When traveling abroad always remember your map, the language your supposed to know, oh and how to get back home. If one fails, you have the other two, but if all fail, you’re screwed.
There’s two ways to get directions in Argentina, to no surprise they are the same as in the states, you either except the fact that you need help until someone helps you or you suck it up and ask. Usually I am one to just ask, but something about being in Argentina makes me force myself to learn.
So here we are, four of my group including me, on the corner of Paraguay y Florida holding a map out in front of us trying to find our way to the subte. We really only know the green line, and went we wrong direction to get to the green line. We can find the intersection on our map, and at this point multiple people have passed us. We have no idea where the nearest subte is but we are determined to make it there.
Thankfully an Argentine who knew English helped us out and we made it back to the residencia unscathed. Success.
There’s also a few ways around the city of Buenos Aires other than walking such as, bus, bike, rollerblading, taxi, and of course, the subte. The subte is their underground/subway. Like all subway systems, it’s packed with people during high traffic times like when my friends and I are going to school. Well, if you ever want to clear a subte car learn from me and just puke…I’m not kidding. When you think people can’t move because they are so packed in, you’re wrong. I got motion sick on the subte and I was convinced I could make it to my stop at cadetral before getting sick, again I was wrong. Though I have to say people on the subte are way more polite than I’m used to in the states. Before I got sick one man offered me his seat because I was not looking good about four stops from my destination, but also someone gave me a cough drop, which I learned is a social thing in the winter from my professor, so after I got sick I had something to get the taste out of my mouth.
Fun fact: I also threw up on Scotts pants, I can gareentee you he doesn’t want to see my breakfast ever again, but mostly on myself so no one else was effected by it really. I threw up one stop away from my destination and they cleaned the train. And don’t worry, I gave Scott a medialuna as an apology and told him breakfast was on me that day instead of on him.
Moving on to taxis, we had a week of free travel and for some of that I was with my parents in Rio de Janerio. Well, in the grand scheme of traveling problems that could happen, getting up at 3:30am to confirm my reservation and being told I had one, then at 4:30 not getting the taxi I reserved from the airport because I was told they were more trust worthy than regular taxis, 4:50 am being told they don’t have my reservation (after they confirmed it and my professor had made the reservation for me) and that I had to get a taxi to basically get there right then is pretty bad.

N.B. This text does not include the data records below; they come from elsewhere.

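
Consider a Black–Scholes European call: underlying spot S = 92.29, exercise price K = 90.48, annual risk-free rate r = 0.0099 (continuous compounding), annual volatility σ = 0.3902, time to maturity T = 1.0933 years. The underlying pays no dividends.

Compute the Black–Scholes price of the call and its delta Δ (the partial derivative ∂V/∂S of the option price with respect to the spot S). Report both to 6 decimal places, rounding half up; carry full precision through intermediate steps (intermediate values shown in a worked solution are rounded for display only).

price = 16.126069
Δ = 0.609906

σ√T = 0.3902·√1.0933 = 0.407997
d₁ = (ln(S/K) + (r+σ²/2)T) / (σ√T) = (ln(92.29/90.48) + (0.0099+0.3902²/2)·1.0933) / 0.407997 = (0.019807 + 0.094054) / 0.407997 = 0.279074
d₂ = d₁ − σ√T = 0.279074 − 0.407997 = -0.128923
e^{−rT} = e^{−0.0099·1.0933} = 0.989235
N(d₁) = 0.609906,  N(d₂) = 0.448709
Call price V = S·N(d₁) − K·e^{−rT}·N(d₂) = 56.288227 − 40.162159 = 16.126069
Δ = N(d₁) = 0.609906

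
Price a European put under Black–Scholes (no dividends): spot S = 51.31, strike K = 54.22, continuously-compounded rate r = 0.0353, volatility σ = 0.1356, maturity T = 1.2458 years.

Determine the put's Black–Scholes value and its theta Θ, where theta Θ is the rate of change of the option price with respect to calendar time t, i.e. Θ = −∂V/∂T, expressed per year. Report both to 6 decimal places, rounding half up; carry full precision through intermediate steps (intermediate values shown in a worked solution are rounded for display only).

σ√T = 0.1356·√1.2458 = 0.151350
d₁ = (ln(S/K) + (r+σ²/2)T) / (σ√T) = (ln(51.31/54.22) + (0.0353+0.1356²/2)·1.2458) / 0.151350 = (-0.055164 + 0.055430) / 0.151350 = 0.001758
d₂ = d₁ − σ√T = 0.001758 − 0.151350 = -0.149593
e^{−rT} = e^{−0.0353·1.2458} = 0.956976
N(−d₁) = 0.499299,  N(−d₂) = 0.559457
Put price V = K·e^{−rT}·N(−d₂) − S·N(−d₁) = 29.028686 − 25.619018 = 3.409668
φ(d₁) = (1/√(2π))·e^{−d₁²/2} = 0.398942
Θ = −S·φ(d₁)·σ/(2√T) + r·K·e^{−rT}·N(−d₂) = −1.243417 + 1.024713 = -0.218705

price = 3.409668
Θ = -0.218705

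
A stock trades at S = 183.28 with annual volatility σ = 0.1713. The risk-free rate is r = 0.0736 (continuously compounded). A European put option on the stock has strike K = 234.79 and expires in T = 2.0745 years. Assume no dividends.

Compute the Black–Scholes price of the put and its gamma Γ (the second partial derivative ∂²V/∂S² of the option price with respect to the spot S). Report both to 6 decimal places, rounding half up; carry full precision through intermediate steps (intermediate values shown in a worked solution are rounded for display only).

price = 29.397947
Γ = 0.008525

σ√T = 0.1713·√2.0745 = 0.246726
d₁ = (ln(S/K) + (r+σ²/2)T) / (σ√T) = (ln(183.28/234.79) + (0.0736+0.1713²/2)·2.0745) / 0.246726 = (-0.247676 + 0.183120) / 0.246726 = -0.261653
d₂ = d₁ − σ√T = -0.261653 − 0.246726 = -0.508379
e^{−rT} = e^{−0.0736·2.0745} = 0.858402
N(−d₁) = 0.603206,  N(−d₂) = 0.694406
Put price V = K·e^{−rT}·N(−d₂) − S·N(−d₁) = 139.953465 − 110.555518 = 29.397947
φ(d₁) = (1/√(2π))·e^{−d₁²/2} = 0.385517
Γ = φ(d₁) / (S·σ·√T) = 0.008525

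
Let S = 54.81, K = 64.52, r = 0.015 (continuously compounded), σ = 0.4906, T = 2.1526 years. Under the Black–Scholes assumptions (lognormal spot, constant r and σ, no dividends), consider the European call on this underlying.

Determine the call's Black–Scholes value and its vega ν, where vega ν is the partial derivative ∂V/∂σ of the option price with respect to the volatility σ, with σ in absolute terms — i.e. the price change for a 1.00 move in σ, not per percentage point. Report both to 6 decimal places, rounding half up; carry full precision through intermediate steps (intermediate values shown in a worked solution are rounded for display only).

price = 12.911792
ν = 31.576138

σ√T = 0.4906·√2.1526 = 0.719796
d₁ = (ln(S/K) + (r+σ²/2)T) / (σ√T) = (ln(54.81/64.52) + (0.015+0.4906²/2)·2.1526) / 0.719796 = (-0.163103 + 0.291342) / 0.719796 = 0.178161
d₂ = d₁ − σ√T = 0.178161 − 0.719796 = -0.541635
e^{−rT} = e^{−0.015·2.1526} = 0.968227
N(d₁) = 0.570702,  N(d₂) = 0.294035
Call price V = S·N(d₁) − K·e^{−rT}·N(d₂) = 31.280155 − 18.368363 = 12.911792
φ(d₁) = (1/√(2π))·e^{−d₁²/2} = 0.392661
ν = S·φ(d₁)·√T = 31.576138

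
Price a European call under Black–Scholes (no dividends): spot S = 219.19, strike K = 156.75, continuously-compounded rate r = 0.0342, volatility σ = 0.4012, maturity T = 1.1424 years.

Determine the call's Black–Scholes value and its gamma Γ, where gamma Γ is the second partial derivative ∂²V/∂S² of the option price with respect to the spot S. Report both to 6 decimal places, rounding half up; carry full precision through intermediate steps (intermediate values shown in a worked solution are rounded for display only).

σ√T = 0.4012·√1.1424 = 0.428815
d₁ = (ln(S/K) + (r+σ²/2)T) / (σ√T) = (ln(219.19/156.75) + (0.0342+0.4012²/2)·1.1424) / 0.428815 = (0.335287 + 0.131011) / 0.428815 = 1.087411
d₂ = d₁ − σ√T = 1.087411 − 0.428815 = 0.658595
e^{−rT} = e^{−0.0342·1.1424} = 0.961683
N(d₁) = 0.861572,  N(d₂) = 0.744922
Call price V = S·N(d₁) − K·e^{−rT}·N(d₂) = 188.848031 − 112.292450 = 76.555581
φ(d₁) = (1/√(2π))·e^{−d₁²/2} = 0.220873
Γ = φ(d₁) / (S·σ·√T) = 0.002350

price = 76.555581
Γ = 0.002350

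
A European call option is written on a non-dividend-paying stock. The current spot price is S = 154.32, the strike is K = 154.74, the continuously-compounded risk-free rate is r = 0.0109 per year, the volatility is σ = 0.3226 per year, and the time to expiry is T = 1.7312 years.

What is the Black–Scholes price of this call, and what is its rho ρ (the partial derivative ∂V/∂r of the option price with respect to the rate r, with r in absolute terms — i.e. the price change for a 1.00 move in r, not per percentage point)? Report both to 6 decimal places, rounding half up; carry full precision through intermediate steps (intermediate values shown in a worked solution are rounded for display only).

σ√T = 0.3226·√1.7312 = 0.424461
d₁ = (ln(S/K) + (r+σ²/2)T) / (σ√T) = (ln(154.32/154.74) + (0.0109+0.3226²/2)·1.7312) / 0.424461 = (-0.002718 + 0.108954) / 0.424461 = 0.250284
d₂ = d₁ − σ√T = 0.250284 − 0.424461 = -0.174177
e^{−rT} = e^{−0.0109·1.7312} = 0.981307
N(d₁) = 0.598816,  N(d₂) = 0.430863
Call price V = S·N(d₁) − K·e^{−rT}·N(d₂) = 92.409301 − 65.425447 = 26.983854
ρ = K·T·e^{−rT}·N(d₂) = 113.264533

price = 26.983854
ρ = 113.264533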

I won’t lie, I cried a little bit.
It was really frustrating and I was scared to take a regular taxi cab because I had heard all these terrible stories about them, but you know what? It worked out. After hailing my third taxi, one waved at me when I raised my hand to get his attention and the other just drove off while glaring at me, I got in and told him where I had to go, in Spanish, and he took me to the airport. He didn’t do anything, he didn’t even talk to me which with the morning I had was just what I wanted. Sure, I was worried he was taking me for a ride, but I wasn’t in the position to do anything about it. It was 550 pesos to get there and it was the same to get back to my residencia when I got back and took a different taxi, not from taxi Eziaza. This time I had exact change so it was even better. I guess what I want to say is don’t believe everything you hear and embrace the experience of just giving away to chance. I made my flight, the driver was nice to me, and as far as I know neither took extra money from me.